Djero meets Iketut in Bali – in the footsteps of Margaret Mead
We proposed to Djero, our chauffeur in Bali, that we go visit Desa Bayun Gede. Djero did not know the place where Margaret Mead and Gregory Bateson, two leading anthropologists, had done research between 1939-1940. Desa means village in Balinese. It wasn’t shown on any map. At the University of Denpassar, a fellow anthropologist kindly welcomed us and, accompanied by a student, showed us the place Margaret Mead described as a “standalone friendly village on top of a mountain”, which was chosen by a lucky accident, according to her.
We left our hotel on the beach in the north of Bali and headed for the mountains, where Desa Bayun Gede was located. On the way to the mountains, Djero asked many questions about Mead, the anthropologist who was the reason we were heading to a place he, as an urban Balinese, thought of as a traditional place. We spoke with reverence of her work on Balinese character, the
relationship between parents and children, sibling rivalry, and childhood.
We also talked about the movies Mead and Batenson made together in Bali, “A Balinese family”, the story of a father and a mother taking care of their three little children. “Bathing babies in three cultures” where the bathing of babies in Bali, the United States and New Guinea are compared. “Karba’s First years” is a series of scenes in the life of a Balinese child, beginning with Karba’s seventh-month birthday ceremonial.
“Trance and dance in Bali” is one of the couple’s most well known movies and explores Balinese rituals. Djero listened with curiosity and did the math: the children who were subjects of Mead and Bateson’s studies in Bali at the late 1930s should be more than 70 years old now. As described by Mead in her famous introduction to Balinese Character, when arriving there in 2009, we also found an empty and silent village. We heard music and drums in the distance. We saw women with huge offerings in their heads walking by in silent footsteps. We learned from Mead and Bateson that offerings are given to spirits in return for a greater offering, the world we live in.
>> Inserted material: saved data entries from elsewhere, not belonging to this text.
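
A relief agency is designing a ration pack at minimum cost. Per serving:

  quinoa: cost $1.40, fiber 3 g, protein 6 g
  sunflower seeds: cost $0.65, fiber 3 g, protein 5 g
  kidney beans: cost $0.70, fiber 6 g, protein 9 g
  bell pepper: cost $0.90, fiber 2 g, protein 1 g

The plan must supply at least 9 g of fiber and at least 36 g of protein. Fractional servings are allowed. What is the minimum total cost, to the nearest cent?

Two binding constraints pin down two serving amounts, so the optimal mix uses at most two foods. The candidates are each food alone (scaled to the tighter of fiber/protein) and each pair with both constraints tight.
quinoa only: max(9/3, 36/6) = 6 servings → $8.40.
sunflower seeds only: max(9/3, 36/5) = 7.2 servings → $4.68.
kidney beans only: max(9/6, 36/9) = 4 servings → $2.80.
bell pepper only: max(9/2, 36/1) = 36 servings → $32.40.
quinoa + sunflower seeds with both targets exact would need a negative amount; discard.
quinoa + kidney beans with both targets exact would need a negative amount; discard.
quinoa + bell pepper: the both-tight solution has a negative serving — not a feasible corner.
sunflower seeds + kidney beans with both targets exact would need a negative amount; discard.
sunflower seeds + bell pepper: the both-tight solution has a negative serving — not a feasible corner.
kidney beans + bell pepper: intersection lies outside the first quadrant.
The minimum over all feasible corners is $2.80.

$2.80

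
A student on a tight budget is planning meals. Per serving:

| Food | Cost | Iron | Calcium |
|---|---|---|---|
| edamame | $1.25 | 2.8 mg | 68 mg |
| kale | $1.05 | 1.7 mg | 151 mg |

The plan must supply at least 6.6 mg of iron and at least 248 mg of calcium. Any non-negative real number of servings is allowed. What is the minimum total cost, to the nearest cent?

$3.18

A basic optimal solution has at most two foods positive. Try each food alone and each pair with both targets met exactly.
edamame only: max(6.6/2.8, 248/68) = 3.647 servings → $4.56.
kale only: max(6.6/1.7, 248/151) = 3.882 servings → $4.08.
edamame + kale with both tight: 1.872 servings and 0.7995 servings → $3.18.
The minimum over all feasible corners is $3.18.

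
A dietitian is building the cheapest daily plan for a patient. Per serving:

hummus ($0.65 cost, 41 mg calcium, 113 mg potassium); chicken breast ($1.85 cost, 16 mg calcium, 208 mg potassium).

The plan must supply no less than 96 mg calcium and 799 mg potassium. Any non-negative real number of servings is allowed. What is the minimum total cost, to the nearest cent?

$4.60

Two binding constraints pin down two serving amounts, so the optimal mix uses at most two foods. The candidates are each food alone (scaled to the tighter of calcium/potassium) and each pair with both constraints tight.
hummus only: max(96/41, 799/113) = 7.071 servings → $4.60.
chicken breast only: max(96/16, 799/208) = 6 servings → $11.10.
hummus + chicken breast with both tight: 1.069 servings and 3.261 servings → $6.73.
Cheapest feasible corner: $4.60.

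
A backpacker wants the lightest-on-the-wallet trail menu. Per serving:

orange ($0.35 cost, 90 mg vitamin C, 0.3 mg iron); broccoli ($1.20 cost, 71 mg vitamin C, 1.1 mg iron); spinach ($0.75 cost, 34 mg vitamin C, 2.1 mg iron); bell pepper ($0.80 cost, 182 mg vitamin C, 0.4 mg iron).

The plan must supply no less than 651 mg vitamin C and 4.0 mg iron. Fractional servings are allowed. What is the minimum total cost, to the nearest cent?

$3.10

orange only: max(651/90, 4.0/0.3) = 13.33 servings → $4.67.
broccoli only: max(651/71, 4.0/1.1) = 9.169 servings → $11.00.
spinach only: max(651/34, 4.0/2.1) = 19.15 servings → $14.36.
bell pepper only: max(651/182, 4.0/0.4) = 10 servings → $8.00.
orange + broccoli with both tight: 5.561 servings and 2.12 servings → $4.49.
orange + spinach with both tight: 6.885 servings and 0.9211 servings → $3.10.
orange + bell pepper with both targets exact would need a negative amount; discard.
broccoli + spinach: intersection lies outside the first quadrant.
broccoli + bell pepper with both tight: 2.722 servings and 2.515 servings → $5.28.
spinach + bell pepper with both tight: 1.269 servings and 3.34 servings → $3.62.
Cheapest feasible corner: $3.10.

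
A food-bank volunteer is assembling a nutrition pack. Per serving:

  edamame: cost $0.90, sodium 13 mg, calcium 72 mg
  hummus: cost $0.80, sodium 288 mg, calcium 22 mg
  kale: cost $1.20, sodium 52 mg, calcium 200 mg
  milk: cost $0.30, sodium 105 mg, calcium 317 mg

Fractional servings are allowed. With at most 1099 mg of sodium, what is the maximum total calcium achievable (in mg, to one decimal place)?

Calcium per mg sodium: edamame 5.538, kale 3.846, milk 3.019, hummus 0.07639.
With no serving limits, spend the whole sodium allowance on edamame: 1099 mg / 13 mg × 72 mg = 6086.8 mg.

6086.8 mg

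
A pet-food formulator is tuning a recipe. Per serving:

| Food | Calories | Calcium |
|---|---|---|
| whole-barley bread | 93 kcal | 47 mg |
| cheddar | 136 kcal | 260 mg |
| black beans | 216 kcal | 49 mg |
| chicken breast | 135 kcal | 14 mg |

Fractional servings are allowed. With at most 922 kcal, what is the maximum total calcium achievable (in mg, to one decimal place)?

1762.6 mg

Calcium per kcal: cheddar 1.912, whole-barley bread 0.5054, black beans 0.2269, chicken breast 0.1037.
With no serving limits, spend the whole calories allowance on cheddar: 922 kcal / 136 kcal × 260 mg = 1762.6 mg.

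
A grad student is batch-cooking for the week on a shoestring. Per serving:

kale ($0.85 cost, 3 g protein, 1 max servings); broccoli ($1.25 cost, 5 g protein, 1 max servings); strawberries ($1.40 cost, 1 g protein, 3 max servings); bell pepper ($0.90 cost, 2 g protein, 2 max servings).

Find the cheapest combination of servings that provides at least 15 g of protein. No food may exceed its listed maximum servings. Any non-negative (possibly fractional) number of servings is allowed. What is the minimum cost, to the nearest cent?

Cost per g of protein: broccoli $0.2500, kale $0.2833, bell pepper $0.4500, strawberries $1.4000.
Take 1 serving of broccoli: +5.0 g protein for $1.25 (total $1.25, still need 10.0 g).
Take 1 serving of kale: +3.0 g protein for $0.85 (total $2.10, still need 7.0 g).
Take 2 servings of bell pepper: +4.0 g protein for $1.80 (total $3.90, still need 3.0 g).
Take 3 servings of strawberries: +3.0 g protein for $4.20 (total $8.10, still need 0.0 g).
Filling from the cheapest source first is optimal under one linear minimum: $8.10.

$8.10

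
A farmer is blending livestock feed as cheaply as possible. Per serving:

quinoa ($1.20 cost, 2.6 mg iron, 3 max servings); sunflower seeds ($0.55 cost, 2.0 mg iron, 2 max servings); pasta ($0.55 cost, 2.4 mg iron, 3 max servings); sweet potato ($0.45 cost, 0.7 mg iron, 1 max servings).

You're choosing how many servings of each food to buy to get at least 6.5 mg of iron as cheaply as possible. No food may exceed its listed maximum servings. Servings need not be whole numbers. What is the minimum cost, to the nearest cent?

Cost per mg of iron: pasta $0.2292, sunflower seeds $0.2750, quinoa $0.4615, sweet potato $0.6429.
Take 2.708 servings of pasta: +6.5 mg iron for $1.49 (total $1.49, still need 0.0 mg).
Greedy by cheapest-per-mg is optimal for a single linear constraint, so the minimum cost is $1.49.

$1.49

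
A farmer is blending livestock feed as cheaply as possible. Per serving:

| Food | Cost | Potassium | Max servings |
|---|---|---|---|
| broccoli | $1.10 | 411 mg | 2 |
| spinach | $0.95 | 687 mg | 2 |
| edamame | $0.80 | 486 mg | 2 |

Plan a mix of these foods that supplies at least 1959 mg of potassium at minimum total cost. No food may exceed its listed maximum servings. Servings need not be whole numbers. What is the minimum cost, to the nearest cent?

Cost per mg of potassium: spinach $0.0014, edamame $0.0016, broccoli $0.0027.
Take 2 servings of spinach: +1374.0 mg potassium for $1.90 (total $1.90, still need 585.0 mg).
Take 1.204 servings of edamame: +585.0 mg potassium for $0.96 (total $2.86, still need 0.0 mg).
Greedy by cheapest-per-mg is optimal for a single linear constraint, so the minimum cost is $2.86.

$2.86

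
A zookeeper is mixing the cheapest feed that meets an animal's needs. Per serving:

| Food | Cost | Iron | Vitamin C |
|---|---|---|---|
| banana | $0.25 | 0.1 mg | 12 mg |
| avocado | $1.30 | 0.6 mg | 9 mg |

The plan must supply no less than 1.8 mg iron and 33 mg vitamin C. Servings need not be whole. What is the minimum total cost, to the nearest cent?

$3.92

Two binding constraints pin down two serving amounts, so the optimal mix uses at most two foods. The candidates are each food alone (scaled to the tighter of iron/vitamin C) and each pair with both constraints tight.
banana only: max(1.8/0.1, 33/12) = 18 servings → $4.50.
avocado only: max(1.8/0.6, 33/9) = 3.667 servings → $4.77.
banana + avocado with both tight: 0.5714 servings and 2.905 servings → $3.92.
So the least-cost plan costs $3.92.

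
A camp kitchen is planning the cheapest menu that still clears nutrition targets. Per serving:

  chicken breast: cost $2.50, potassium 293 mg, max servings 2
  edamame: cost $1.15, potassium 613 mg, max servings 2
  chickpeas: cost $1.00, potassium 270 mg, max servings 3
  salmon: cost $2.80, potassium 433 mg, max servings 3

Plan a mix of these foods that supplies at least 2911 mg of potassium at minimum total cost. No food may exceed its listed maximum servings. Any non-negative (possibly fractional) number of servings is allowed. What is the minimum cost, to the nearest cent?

Cost per mg of potassium: edamame $0.0019, chickpeas $0.0037, salmon $0.0065, chicken breast $0.0085.
Take 2 servings of edamame: +1226.0 mg potassium for $2.30 (total $2.30, still need 1685.0 mg).
Take 3 servings of chickpeas: +810.0 mg potassium for $3.00 (total $5.30, still need 875.0 mg).
Take 2.021 servings of salmon: +875.0 mg potassium for $5.66 (total $10.96, still need 0.0 mg).
Greedy by cheapest-per-mg is optimal for a single linear constraint, so the minimum cost is $10.96.

$10.96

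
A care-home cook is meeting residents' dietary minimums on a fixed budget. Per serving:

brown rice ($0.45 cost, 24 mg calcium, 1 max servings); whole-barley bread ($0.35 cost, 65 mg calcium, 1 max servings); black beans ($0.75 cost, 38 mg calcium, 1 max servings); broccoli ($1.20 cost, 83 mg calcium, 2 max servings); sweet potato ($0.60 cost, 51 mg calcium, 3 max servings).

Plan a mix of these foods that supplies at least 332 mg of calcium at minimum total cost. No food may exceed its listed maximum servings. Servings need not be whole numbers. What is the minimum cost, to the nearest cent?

Cost per mg of calcium: whole-barley bread $0.0054, sweet potato $0.0118, broccoli $0.0145, brown rice $0.0187, black beans $0.0197.
Take 1 serving of whole-barley bread: +65.0 mg calcium for $0.35 (total $0.35, still need 267.0 mg).
Take 3 servings of sweet potato: +153.0 mg calcium for $1.80 (total $2.15, still need 114.0 mg).
Take 1.373 servings of broccoli: +114.0 mg calcium for $1.65 (total $3.80, still need 0.0 mg).
Filling from the cheapest source first is optimal under one linear minimum: $3.80.

$3.80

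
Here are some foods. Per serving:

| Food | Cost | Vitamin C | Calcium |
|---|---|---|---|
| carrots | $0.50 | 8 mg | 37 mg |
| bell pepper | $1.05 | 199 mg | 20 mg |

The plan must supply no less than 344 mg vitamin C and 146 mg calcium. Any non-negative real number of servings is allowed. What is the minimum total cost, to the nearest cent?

An LP optimum is at a vertex; with two nutrient constraints at most two foods are used. Check each candidate.
carrots only: max(344/8, 146/37) = 43 servings → $21.50.
bell pepper only: max(344/199, 146/20) = 7.3 servings → $7.67.
carrots + bell pepper with both tight: 3.078 servings and 1.605 servings → $3.22.
So the least-cost plan costs $3.22.

$3.22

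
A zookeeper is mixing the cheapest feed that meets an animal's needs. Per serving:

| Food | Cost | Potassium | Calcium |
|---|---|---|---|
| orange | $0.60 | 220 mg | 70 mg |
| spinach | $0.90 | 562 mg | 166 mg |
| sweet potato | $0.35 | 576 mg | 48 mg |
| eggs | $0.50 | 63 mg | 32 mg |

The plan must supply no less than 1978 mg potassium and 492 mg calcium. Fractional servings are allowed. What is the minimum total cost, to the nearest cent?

$2.74

orange only: max(1978/220, 492/70) = 8.991 servings → $5.39.
spinach only: max(1978/562, 492/166) = 3.52 servings → $3.17.
sweet potato only: max(1978/576, 492/48) = 10.25 servings → $3.59.
eggs only: max(1978/63, 492/32) = 31.4 servings → $15.70.
orange + spinach with both targets exact would need a negative amount; discard.
orange + sweet potato with both tight: 6.332 servings and 1.015 servings → $4.15.
orange + eggs: intersection lies outside the first quadrant.
spinach + sweet potato with both tight: 2.745 servings and 0.7553 servings → $2.74.
spinach + eggs: intersection lies outside the first quadrant.
sweet potato + eggs with both tight: 2.096 servings and 12.23 servings → $6.85.
The minimum over all feasible corners is $2.74.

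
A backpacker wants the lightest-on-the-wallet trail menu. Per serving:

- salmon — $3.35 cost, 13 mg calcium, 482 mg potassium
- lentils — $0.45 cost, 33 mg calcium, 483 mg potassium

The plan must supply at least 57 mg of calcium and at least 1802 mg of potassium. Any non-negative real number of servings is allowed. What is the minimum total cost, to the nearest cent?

$1.68

For a min-cost LP with two ≥-constraints, a basic feasible solution has at most two positive variables.
salmon only: max(57/13, 1802/482) = 4.385 servings → $14.69.
lentils only: max(57/33, 1802/483) = 3.731 servings → $1.68.
salmon + lentils with both tight: 3.317 servings and 0.4205 servings → $11.30.
Cheapest feasible corner: $1.68.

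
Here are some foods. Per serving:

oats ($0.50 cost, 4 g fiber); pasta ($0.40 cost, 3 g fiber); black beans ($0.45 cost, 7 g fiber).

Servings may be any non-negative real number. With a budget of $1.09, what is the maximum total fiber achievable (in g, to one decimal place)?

17.0 g

Fiber per dollar: black beans 15.56, oats 8, pasta 7.5.
With no serving limits, spend the whole cost allowance on black beans: $1.09 / $0.45 × 7 g = 17.0 g.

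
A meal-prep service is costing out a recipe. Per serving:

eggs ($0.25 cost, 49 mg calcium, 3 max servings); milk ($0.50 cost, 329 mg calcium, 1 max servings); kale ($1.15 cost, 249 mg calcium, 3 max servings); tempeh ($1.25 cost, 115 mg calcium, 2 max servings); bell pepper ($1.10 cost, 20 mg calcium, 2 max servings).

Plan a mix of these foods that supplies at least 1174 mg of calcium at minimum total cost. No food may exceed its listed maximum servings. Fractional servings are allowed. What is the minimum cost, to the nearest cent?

Cost per mg of calcium: milk $0.0015, kale $0.0046, eggs $0.0051, tempeh $0.0109, bell pepper $0.0550.
Take 1 serving of milk: +329.0 mg calcium for $0.50 (total $0.50, still need 845.0 mg).
Take 3 servings of kale: +747.0 mg calcium for $3.45 (total $3.95, still need 98.0 mg).
Take 2 servings of eggs: +98.0 mg calcium for $0.50 (total $4.45, still need 0.0 mg).
Greedy by cheapest-per-mg is optimal for a single linear constraint, so the minimum cost is $4.45.

$4.45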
The ceremony marked the thirty days following the death of a woman. Djero kept looking around and saw the past. He showed us a place where they used to hang placentas from trees, inside gourds, as a way to protect babies. The ritual was abandoned in contemporary touristic Bali. “Babies are reborn spirits who need to learn”. Djero asked an old man who watched the ceremony: “Have you met the foreigner?” He answered without hesitation: “Yes, Margaret”.
We followed the old man, Iketut. He showed us the house of Madere Kalere, a local man, educated by Mead, who wrote for her several sheets about the aspects of the local culture. He also showed us the residence of Mead and Bateson, who were always classified as citizens of death, as foreigners are called in Bali. Iketut took us to his own home, where he showed us the book Mead gave him during one of her visits to Desa Bayun Gede, when he was still a student. He also recalled that she had returned in the 1960s with her grandson, who had been there recently to visit the local villagers. “Everyone is dead, dead”, he repeated while he showed us the book “Balinese Character”. “Everyone but me”.
At that point we found out that he was “the baby Mead saw being born” as written in the dedication on the book she had given him and he preciously kept in a plastic bag. Thus, our trip to Desa Bayun Gede, following the footsteps of our anthropology “ancestors”, also allowed Djero to meet Iketut, a reunion of two generations of Balinese, two worlds on the same island.